Puro preconceito contra os pobres, acrescido do racismo brasileiro, formalmente inexistente, mas que na prática continua condenando as gerações de afrodescendentes às piores condições de vida da sociedade.

O governo não se intimidou. Docentes e estudantes posicionaram-se, e as universidades federais foram criando seus sistemas de cotas. Algumas instituições estaduais, como a Universidade Estadual do Rio de Janeiro (UERJ), já realizavam a experiência há anos, espontaneamente. E os resultados não deixavam dúvidas: os estudantes cotistas registram desempenho ligeiramente superior aos colegas.
Ano passado, a presidenta Dilma sancionou a Lei nº 12.711/2012, que estabeleceu reserva de vagas para egressos da escola pública, negros, pardos e indígenas. A meta é que, em 2016, 50% das vagas das universidades federais sejam ocupadas por este grupo, sendo que a proporção de estudantes negros, pardos e indígenas deve ser, pelo menos, igual à sua representação na população de cada estado.

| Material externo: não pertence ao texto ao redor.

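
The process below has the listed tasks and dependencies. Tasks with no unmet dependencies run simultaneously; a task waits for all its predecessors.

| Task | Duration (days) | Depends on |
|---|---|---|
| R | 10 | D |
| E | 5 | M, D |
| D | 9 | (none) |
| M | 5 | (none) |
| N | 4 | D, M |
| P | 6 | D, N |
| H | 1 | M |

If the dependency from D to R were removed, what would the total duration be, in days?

19

Before: longest chain D→R = 9+10 = 19, finish 19.
Without D→R, R's earliest start moves from 9 to 0.
After: D→N→P = 9+4+6 = 19 → 19 days.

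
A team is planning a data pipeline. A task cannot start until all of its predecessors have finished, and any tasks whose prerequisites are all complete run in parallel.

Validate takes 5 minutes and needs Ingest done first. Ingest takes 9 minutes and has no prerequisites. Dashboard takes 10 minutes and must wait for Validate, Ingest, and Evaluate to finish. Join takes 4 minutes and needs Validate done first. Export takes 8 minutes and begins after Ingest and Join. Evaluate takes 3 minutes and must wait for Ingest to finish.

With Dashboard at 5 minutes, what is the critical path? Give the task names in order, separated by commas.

Ingest, Validate, Join, Export

The binding path is Ingest→Validate→Join→Export = 9+5+4+8 = 26; finish at 26 minutes.
Dashboard has 2 minutes of float (longest path through it is 24).
No other chain overtakes it, so the finish is 26 minutes.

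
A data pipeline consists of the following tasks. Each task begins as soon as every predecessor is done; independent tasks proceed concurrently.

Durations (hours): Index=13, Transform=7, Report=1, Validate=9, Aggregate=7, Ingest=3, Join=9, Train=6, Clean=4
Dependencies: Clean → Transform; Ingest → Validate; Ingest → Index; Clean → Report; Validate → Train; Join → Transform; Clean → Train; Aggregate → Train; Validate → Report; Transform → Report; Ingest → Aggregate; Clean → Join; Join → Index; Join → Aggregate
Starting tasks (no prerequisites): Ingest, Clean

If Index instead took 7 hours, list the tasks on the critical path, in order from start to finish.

Clean, Join, Aggregate, Train

Baseline: Clean→Join→Index = 4+9+13 = 26 → 26 hours.
Index lies on that path, so at 7 hours the path becomes 20 hours.
Now Clean→Join→Aggregate→Train = 4+9+7+6 = 26 is longest, so the finish becomes 26 hours.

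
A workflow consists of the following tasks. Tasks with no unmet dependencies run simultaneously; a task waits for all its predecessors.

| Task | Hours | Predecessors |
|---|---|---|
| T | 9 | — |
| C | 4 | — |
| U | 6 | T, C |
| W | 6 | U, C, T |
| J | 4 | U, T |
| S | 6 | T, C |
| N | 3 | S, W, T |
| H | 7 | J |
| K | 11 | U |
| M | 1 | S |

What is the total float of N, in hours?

T→U→J→H = 9+6+4+7 = 26 sets the makespan at 26 hours.
Longest path through N: 24 hours (earliest finish 24, latest finish 26).
So N can slip 26 − 24 = 2 hours.

2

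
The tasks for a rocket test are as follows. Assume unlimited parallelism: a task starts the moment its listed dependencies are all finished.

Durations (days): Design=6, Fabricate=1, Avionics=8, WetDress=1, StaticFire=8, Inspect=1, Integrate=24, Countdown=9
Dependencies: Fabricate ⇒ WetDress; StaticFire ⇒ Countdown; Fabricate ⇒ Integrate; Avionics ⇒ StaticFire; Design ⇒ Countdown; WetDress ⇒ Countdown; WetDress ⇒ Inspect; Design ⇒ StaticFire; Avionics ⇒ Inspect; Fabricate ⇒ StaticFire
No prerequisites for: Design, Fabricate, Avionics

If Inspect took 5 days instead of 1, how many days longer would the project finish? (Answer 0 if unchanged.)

Baseline: Fabricate→Integrate = 1+24 = 25 → 25 days.
The longest path through Inspect is only 9 days, so Inspect has float 16.
That remains the longest chain; total 25 days.
Change in finish: 25 − 25 = +0 days.

0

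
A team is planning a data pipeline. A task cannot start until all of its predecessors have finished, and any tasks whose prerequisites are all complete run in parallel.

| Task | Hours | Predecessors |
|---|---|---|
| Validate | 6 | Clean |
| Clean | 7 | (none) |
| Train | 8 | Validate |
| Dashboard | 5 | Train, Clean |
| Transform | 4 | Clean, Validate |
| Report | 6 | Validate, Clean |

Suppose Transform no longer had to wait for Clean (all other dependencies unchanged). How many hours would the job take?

26

Before: longest chain Clean→Validate→Train→Dashboard = 7+6+8+5 = 26, finish 26.
Dropping Clean→Transform doesn't change Transform's earliest start (13); another predecessor still binds.
The longest chain is now Clean→Validate→Train→Dashboard = 7+6+8+5 = 26, so the job takes 26 hours.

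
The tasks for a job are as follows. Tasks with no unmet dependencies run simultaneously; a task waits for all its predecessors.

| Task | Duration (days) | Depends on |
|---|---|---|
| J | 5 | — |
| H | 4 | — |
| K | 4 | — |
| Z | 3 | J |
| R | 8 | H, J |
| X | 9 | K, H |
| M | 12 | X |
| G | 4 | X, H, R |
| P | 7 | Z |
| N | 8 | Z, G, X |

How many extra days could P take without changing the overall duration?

Critical path: J→R→G→N = 5+8+4+8 = 25, so the finish is 25 days.
The longest chain containing P totals 15 days.
So P can slip 25 − 15 = 10 days.

10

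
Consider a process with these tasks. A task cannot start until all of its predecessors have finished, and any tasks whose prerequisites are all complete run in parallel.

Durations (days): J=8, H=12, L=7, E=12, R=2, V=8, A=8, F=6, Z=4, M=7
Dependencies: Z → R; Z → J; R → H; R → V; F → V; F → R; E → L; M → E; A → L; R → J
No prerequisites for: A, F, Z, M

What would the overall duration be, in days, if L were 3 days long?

22

The binding path is M→E→L = 7+12+7 = 26; finish at 26 days.
L lies on that path, so at 3 days the path becomes 22 days.
That remains the longest chain; total 22 days.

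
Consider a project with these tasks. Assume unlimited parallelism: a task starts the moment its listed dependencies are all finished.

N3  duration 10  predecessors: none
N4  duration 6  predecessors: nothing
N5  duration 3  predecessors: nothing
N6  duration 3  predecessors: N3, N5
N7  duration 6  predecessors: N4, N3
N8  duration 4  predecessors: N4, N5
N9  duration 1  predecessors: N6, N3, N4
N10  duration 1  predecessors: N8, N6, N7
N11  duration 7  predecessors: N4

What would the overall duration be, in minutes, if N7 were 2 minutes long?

14

Baseline: N3→N7→N10 = 10+6+1 = 17 → 17 minutes.
N7 is on the critical path; changing it to 2 makes that path 13 minutes.
New critical path: N3→N6→N9 = 10+3+1 = 14 ⇒ 14 minutes.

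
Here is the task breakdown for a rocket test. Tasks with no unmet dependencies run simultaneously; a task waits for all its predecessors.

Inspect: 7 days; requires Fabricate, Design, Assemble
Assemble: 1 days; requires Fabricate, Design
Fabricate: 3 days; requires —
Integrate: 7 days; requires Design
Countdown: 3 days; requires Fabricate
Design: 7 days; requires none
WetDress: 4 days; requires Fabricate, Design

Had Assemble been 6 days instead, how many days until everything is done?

20

Baseline: Design→Assemble→Inspect = 7+1+7 = 15 → 15 days.
Since Assemble is critical, the +5 change carries straight to that chain (now 20 days).
That remains the longest chain; total 20 days.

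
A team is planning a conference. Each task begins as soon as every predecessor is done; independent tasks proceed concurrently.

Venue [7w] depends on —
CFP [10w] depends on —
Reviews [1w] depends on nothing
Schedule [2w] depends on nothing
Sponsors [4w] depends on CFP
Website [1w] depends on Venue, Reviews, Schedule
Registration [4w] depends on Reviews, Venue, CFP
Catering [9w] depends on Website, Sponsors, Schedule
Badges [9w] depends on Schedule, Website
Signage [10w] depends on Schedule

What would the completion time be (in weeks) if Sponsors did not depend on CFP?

17

Original critical path: CFP→Sponsors→Catering = 10+4+9 = 23 ⇒ 23 weeks.
Without CFP→Sponsors, Sponsors's earliest start moves from 10 to 0.
New critical path: Venue→Website→Catering = 7+1+9 = 17 ⇒ 17 weeks.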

O estado de São Paulo, na contramão da história nos últimos 20 anos, foi omisso ao tema. Somente no final do ano passado lançou, sem o devido debate com a sociedade, o Programa de Inclusão com Mérito no Ensino Superior Público (Pimesp), que previa o ingresso de estudantes da rede pública nas universidades estaduais para cursarem, por dois anos, um curso preparatório para a posterior entrada na graduação. 

Na prática, ciente da precariedade do ensino médio público, sob sua responsabilidade, o governo estadual tentava transferir para as universidades a missão de preparar os estudantes para a graduação.

Nenhuma das três universidades paulistas aderiu ao programa. A Unesp decidiu pela implantação do sistema de cotas, destinando 15% das vagas aos egressos do ensino público, sendo que 35% desse total será para negros, pardos e indígenas. A meta é que 50% das matrículas sejam ocupadas pelos cotistas até 2018.

A Unicamp dará continuidade ao Programa de Ação Afirmativa e Inclusão Social (PAAIS), implantado em 2004 e que inspirou o Pimesp, dobrando o número de pontos incorporado à nota final dos estudantes de escola pública como forma de estímulo. Afirma que atingirá a meta de 50% das vagas para este grupo em 2017.

Já a USP, depois de muito debate, concederá bônus de até 25% na nota final do vestibular para os inscritos que tenham cursado o ensino médio na rede pública. Afirma que a medida será suficiente para destinar 50% de suas vagas a este grupo até 2018.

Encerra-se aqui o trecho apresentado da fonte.